An alert from the Department of Homeland Security late last week urges private- and public-sector industrial control system (ICS) owners to be proactive in auditing the security, particularly, authentication controls of their systems. The alert is in response to a growing concern over the number of exploit tools available online targeting ICS and SCADA systems responsible for running critical infrastructure, as well as an evolving interest from hacktivists who are using specialized search engines to find control systems reachable online.
“Asset owners should not assume that their control systems are secure or that they are not operating with an Internet accessible configuration. Instead, asset owners should thoroughly audit their networks for Internet facing devices, weak authentication methods, and component vulnerabilities,” the alert cautioned.
DHS identified the ERIPP and SHODAN search engines as those being used to find Internet-facing ICS devices and management consoles. This, in combination with a high number of new exploit kits available since February, has DHS on edge regarding the safety of these systems.
“Asset owners are encouraged to query various search engines using the vendor product, model, and version of a device, to determine if their IP address block is found within the search results,” DHS advises. “If control systems devices are found using these tools, asset owners should take the necessary steps to remove these devices from direct or unsecured Internet access as soon as possible.”
On Valentine’s Day, exploit kits were made publicly available that target programmable logic controllers for industrial control systems from GE, Rockwell Automation, Schneider Electric and Koyo. Another exploit was built for the Ethernet/IP protocol used by a number of PLC vendors that could cause these systems to shut down.
“Easy access to free or low cost exploit tools has dramatically lowered the skill level required for novice hackers and has likewise reduced the development time for advanced attackers,” said DHS.
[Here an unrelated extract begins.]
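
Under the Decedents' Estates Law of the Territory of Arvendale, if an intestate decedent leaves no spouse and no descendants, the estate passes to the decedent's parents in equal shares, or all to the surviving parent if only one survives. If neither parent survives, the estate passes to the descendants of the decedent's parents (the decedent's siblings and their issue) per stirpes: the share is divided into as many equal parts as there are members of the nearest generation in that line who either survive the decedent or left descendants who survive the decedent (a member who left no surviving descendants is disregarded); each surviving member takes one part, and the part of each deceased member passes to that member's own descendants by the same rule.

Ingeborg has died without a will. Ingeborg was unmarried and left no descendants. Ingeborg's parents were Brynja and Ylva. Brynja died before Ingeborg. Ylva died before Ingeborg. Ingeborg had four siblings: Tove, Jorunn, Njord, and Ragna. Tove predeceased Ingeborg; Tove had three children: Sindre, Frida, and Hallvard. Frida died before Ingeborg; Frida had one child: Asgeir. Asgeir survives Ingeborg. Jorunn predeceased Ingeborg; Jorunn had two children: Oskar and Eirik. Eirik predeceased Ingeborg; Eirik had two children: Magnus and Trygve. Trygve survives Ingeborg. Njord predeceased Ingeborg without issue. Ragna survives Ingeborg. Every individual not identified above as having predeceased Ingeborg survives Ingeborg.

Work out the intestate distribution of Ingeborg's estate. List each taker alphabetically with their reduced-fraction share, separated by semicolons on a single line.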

ICS owners should double check device configurations and determine whether systems are reachable online. Many have Internet accessible devices unbeknownst to the owners, DHS said. DHS recommends owners isolate control system networks and devices behind firewalls and keep them separate from business networks. There should also be a VPN governing remote access to these systems. Default system accounts should be removed or renamed. Strong passwords and lockout policies should also be in place, DHS said.
All of this comes on the heels of the discovery of a backdoor in CoDeSys ladder logic system used by 261 PLC manufacturers to execute ladder logic. Reid Wightman, a researcher with ioActive and a former engineer at DigitalBond found the backdoor, which could give an outsider a command shell without the need for authentication. An attacker with such access could read or write files to the PLC, DigitalBond said.
The affected vendors have been notified, but according to the Digital Bond blog post, some updated code already in place from some vendors has not properly addressed the vulnerability.
“We are talking about 261 vendors with different OS and different versions of the runtime so it will take a while to work out of this insecure by design problem,” DigitalBond said.
The post adds that DigitalBond plans to add the code to Metasploit.
The general poor state of SCADA and industrial control system security is no secret. The Stuxnet attack on Iranian uranium enrichment facilities thrust it into the open in 2010, and since then the cry to batten down these systems has gotten only louder.
Recently, SCADA product manufacturer Telvent disclosed its network had been attacked and hackers had altered files used on networks managing smart grid deployments. Schneider Electric, Telvent’s parent company, is one of the vendors actively being exploited by new malware, DHS said.
In July, Siemens announced it had patched vulnerabilities in its Simatic STEP 8 and PCS 7 software that could have allowed attackers to remotely launch code on compromised systems via a malicious DLL.
In February, researcher Terry McCorkle called the state of ICS security “laughable” during a presentation at the Kaspersky Lab Security Analyst Summit. He presented research he and Billy Rios of Google conducted. The goal was to find 100 bugs in 100 days; they instead found more than 1,000, including 95 that were easily exploitable, including buffer overflow vulnerabilities, SQL injection flaw and other Web-based vulnerabilities primarily affecting Human Machine Interfaces that translate SCADA data into a visualization of a critical infrastructure.